Lawmaker seeks ban on tip credits

‘Tips are the way people make their living.’

PBN PHOTO/RUPERT WHITELEY
RENAISSANCE MAN: Joe L. DeFrancesco, a former Renaissance Providence employee, inspired a bill banning establishments from taking “tip credits.”
Posted 3/12/12

The next time you leave a tip at your favorite bar, restaurant or hotel, be warned that all the money you leave your server might not be headed in their pocket. Rep. Christopher R. Blazejewski, D-Providence, is intent on changing that.

Blazejewski has proposed a bill banning establishments from taking “tip credits” out of tips left for wait staff. “My district in Fox Point has a lot of college students and working-class people that have to work more than one job. They have frequently told me that they have had some, or all, of their tips taken from them,” he said. “This bill does two things: It prevents tips from being taken from waiters and waitresses that have earned them. It also prevents fraud on the patrons that pay those tips and have the reasonable expectation that the tips reward the wait staff for good service.”

The bill not only seeks to clarify Rhode Island law but is also stricter than what is currently allowed by the U.S. Department of Labor.

In Rhode Island, wait staff must be paid at least a minimum wage of $2.89 per hour. According to the law, employers are allowed to keep the difference between the minimum wage of $7.40 and the wage of $2.89, or $4.51 per hour from the employees’ tips.
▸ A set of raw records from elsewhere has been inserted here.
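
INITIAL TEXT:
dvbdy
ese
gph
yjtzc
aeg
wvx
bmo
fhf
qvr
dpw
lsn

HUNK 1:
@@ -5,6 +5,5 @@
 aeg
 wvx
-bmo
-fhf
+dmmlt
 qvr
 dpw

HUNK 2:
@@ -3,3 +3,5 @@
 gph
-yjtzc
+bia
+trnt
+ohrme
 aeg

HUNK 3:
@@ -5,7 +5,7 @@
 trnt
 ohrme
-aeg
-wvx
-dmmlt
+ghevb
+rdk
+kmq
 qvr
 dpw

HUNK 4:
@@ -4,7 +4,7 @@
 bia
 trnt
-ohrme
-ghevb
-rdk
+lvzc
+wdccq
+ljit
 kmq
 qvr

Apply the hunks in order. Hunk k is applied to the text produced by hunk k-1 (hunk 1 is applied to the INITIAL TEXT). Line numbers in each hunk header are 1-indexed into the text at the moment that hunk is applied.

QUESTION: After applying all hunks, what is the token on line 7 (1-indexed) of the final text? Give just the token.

Hunk 1: at line 5 remove [bmo,fhf] add [dmmlt] -> 10 lines: dvbdy ese gph yjtzc aeg wvx dmmlt qvr dpw lsn
Hunk 2: at line 3 remove [yjtzc] add [bia,trnt,ohrme] -> 12 lines: dvbdy ese gph bia trnt ohrme aeg wvx dmmlt qvr dpw lsn
Hunk 3: at line 5 remove [aeg,wvx,dmmlt] add [ghevb,rdk,kmq] -> 12 lines: dvbdy ese gph bia trnt ohrme ghevb rdk kmq qvr dpw lsn
Hunk 4: at line 4 remove [ohrme,ghevb,rdk] add [lvzc,wdccq,ljit] -> 12 lines: dvbdy ese gph bia trnt lvzc wdccq ljit kmq qvr dpw lsn
Final line 7: wdccq

Answer: wdccq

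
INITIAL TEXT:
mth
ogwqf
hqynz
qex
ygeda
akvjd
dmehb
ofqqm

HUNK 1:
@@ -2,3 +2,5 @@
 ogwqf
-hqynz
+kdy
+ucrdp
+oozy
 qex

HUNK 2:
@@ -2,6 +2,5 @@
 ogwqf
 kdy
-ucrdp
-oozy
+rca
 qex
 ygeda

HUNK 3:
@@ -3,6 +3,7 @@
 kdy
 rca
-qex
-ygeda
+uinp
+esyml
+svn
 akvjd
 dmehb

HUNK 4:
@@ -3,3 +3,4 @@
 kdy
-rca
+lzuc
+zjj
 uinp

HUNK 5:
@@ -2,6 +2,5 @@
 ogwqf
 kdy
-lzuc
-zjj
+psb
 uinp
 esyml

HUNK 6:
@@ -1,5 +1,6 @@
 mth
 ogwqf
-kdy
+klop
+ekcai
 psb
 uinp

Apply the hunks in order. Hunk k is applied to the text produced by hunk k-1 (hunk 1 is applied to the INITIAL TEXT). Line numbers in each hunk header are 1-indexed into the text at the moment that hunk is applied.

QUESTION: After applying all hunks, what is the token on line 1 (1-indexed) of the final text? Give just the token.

Hunk 1: at line 2 remove [hqynz] add [kdy,ucrdp,oozy] -> 10 lines: mth ogwqf kdy ucrdp oozy qex ygeda akvjd dmehb ofqqm
Hunk 2: at line 2 remove [ucrdp,oozy] add [rca] -> 9 lines: mth ogwqf kdy rca qex ygeda akvjd dmehb ofqqm
Hunk 3: at line 3 remove [qex,ygeda] add [uinp,esyml,svn] -> 10 lines: mth ogwqf kdy rca uinp esyml svn akvjd dmehb ofqqm
Hunk 4: at line 3 remove [rca] add [lzuc,zjj] -> 11 lines: mth ogwqf kdy lzuc zjj uinp esyml svn akvjd dmehb ofqqm
Hunk 5: at line 2 remove [lzuc,zjj] add [psb] -> 10 lines: mth ogwqf kdy psb uinp esyml svn akvjd dmehb ofqqm
Hunk 6: at line 1 remove [kdy] add [klop,ekcai] -> 11 lines: mth ogwqf klop ekcai psb uinp esyml svn akvjd dmehb ofqqm
Final line 1: mth

Answer: mth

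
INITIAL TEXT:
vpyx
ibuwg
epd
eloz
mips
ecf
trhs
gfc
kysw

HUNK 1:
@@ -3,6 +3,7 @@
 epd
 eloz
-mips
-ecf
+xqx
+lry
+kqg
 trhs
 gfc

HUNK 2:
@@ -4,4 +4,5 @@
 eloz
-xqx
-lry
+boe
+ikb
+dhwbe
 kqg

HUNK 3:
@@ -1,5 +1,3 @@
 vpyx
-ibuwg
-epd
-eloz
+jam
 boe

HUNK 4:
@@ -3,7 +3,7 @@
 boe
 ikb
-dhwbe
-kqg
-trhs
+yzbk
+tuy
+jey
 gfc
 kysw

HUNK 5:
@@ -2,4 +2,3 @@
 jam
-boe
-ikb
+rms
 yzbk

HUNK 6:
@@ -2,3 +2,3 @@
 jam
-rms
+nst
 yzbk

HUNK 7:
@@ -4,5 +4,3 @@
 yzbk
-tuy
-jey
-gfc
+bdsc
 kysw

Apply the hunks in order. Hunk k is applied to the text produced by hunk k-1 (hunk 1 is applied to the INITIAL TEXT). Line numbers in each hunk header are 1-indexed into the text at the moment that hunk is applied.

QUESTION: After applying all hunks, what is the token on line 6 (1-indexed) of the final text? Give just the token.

Answer: kysw

Derivation:
Hunk 1: at line 3 remove [mips,ecf] add [xqx,lry,kqg] -> 10 lines: vpyx ibuwg epd eloz xqx lry kqg trhs gfc kysw
Hunk 2: at line 4 remove [xqx,lry] add [boe,ikb,dhwbe] -> 11 lines: vpyx ibuwg epd eloz boe ikb dhwbe kqg trhs gfc kysw
Hunk 3: at line 1 remove [ibuwg,epd,eloz] add [jam] -> 9 lines: vpyx jam boe ikb dhwbe kqg trhs gfc kysw
Hunk 4: at line 3 remove [dhwbe,kqg,trhs] add [yzbk,tuy,jey] -> 9 lines: vpyx jam boe ikb yzbk tuy jey gfc kysw
Hunk 5: at line 2 remove [boe,ikb] add [rms] -> 8 lines: vpyx jam rms yzbk tuy jey gfc kysw
Hunk 6: at line 2 remove [rms] add [nst] -> 8 lines: vpyx jam nst yzbk tuy jey gfc kysw
Hunk 7: at line 4 remove [tuy,jey,gfc] add [bdsc] -> 6 lines: vpyx jam nst yzbk bdsc kysw
Final line 6: kysw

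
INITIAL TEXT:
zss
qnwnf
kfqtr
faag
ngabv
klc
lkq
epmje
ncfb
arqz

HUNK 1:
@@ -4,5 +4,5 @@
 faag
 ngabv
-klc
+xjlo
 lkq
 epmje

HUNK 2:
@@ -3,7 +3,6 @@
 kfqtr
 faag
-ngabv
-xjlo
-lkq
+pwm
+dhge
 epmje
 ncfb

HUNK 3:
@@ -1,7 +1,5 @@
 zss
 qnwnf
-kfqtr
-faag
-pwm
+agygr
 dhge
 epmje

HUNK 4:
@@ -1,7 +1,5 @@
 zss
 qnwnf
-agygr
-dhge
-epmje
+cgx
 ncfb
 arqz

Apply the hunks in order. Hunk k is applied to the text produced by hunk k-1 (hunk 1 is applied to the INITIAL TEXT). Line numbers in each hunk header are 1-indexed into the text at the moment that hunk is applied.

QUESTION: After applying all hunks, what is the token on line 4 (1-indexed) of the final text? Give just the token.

Answer: ncfb

Derivation:
Hunk 1: at line 4 remove [klc] add [xjlo] -> 10 lines: zss qnwnf kfqtr faag ngabv xjlo lkq epmje ncfb arqz
Hunk 2: at line 3 remove [ngabv,xjlo,lkq] add [pwm,dhge] -> 9 lines: zss qnwnf kfqtr faag pwm dhge epmje ncfb arqz
Hunk 3: at line 1 remove [kfqtr,faag,pwm] add [agygr] -> 7 lines: zss qnwnf agygr dhge epmje ncfb arqz
Hunk 4: at line 1 remove [agygr,dhge,epmje] add [cgx] -> 5 lines: zss qnwnf cgx ncfb arqz
Final line 4: ncfb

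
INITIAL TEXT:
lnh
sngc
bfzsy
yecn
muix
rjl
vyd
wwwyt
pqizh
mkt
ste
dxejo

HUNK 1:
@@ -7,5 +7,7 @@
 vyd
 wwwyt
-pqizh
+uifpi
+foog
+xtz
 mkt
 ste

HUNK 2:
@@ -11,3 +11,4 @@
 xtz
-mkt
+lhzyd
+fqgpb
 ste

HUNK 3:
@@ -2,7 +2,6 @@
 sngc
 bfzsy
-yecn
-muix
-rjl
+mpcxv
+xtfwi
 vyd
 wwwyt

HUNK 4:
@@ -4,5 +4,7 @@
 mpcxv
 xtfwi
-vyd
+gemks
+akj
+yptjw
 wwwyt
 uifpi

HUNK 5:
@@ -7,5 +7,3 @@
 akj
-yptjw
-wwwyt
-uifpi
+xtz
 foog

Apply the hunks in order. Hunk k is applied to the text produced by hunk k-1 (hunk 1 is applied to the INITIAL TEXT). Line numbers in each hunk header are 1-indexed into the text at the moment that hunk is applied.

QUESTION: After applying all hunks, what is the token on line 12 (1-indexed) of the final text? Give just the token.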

Many restaurants and companies in the service industry simply allow their employees to keep their entire tips, however some follow this tip-credits practice. Taking more is not allowed by federal law, even if the worker is paid a full hourly minimum wage, $7.40 in the Ocean State.

The bill allows for individuals to keep their tips and service charges, or for members of a wait staff – waiters, waitresses, bus boys, bartenders and the like – to pool the money. It prohibits others, such as floor managers, to remove funds from tips, pooled or not. Also, in cases where a credit card is used, credit card usage fees cannot be taken from the tip and it is to be given to the wait staff on the same business day.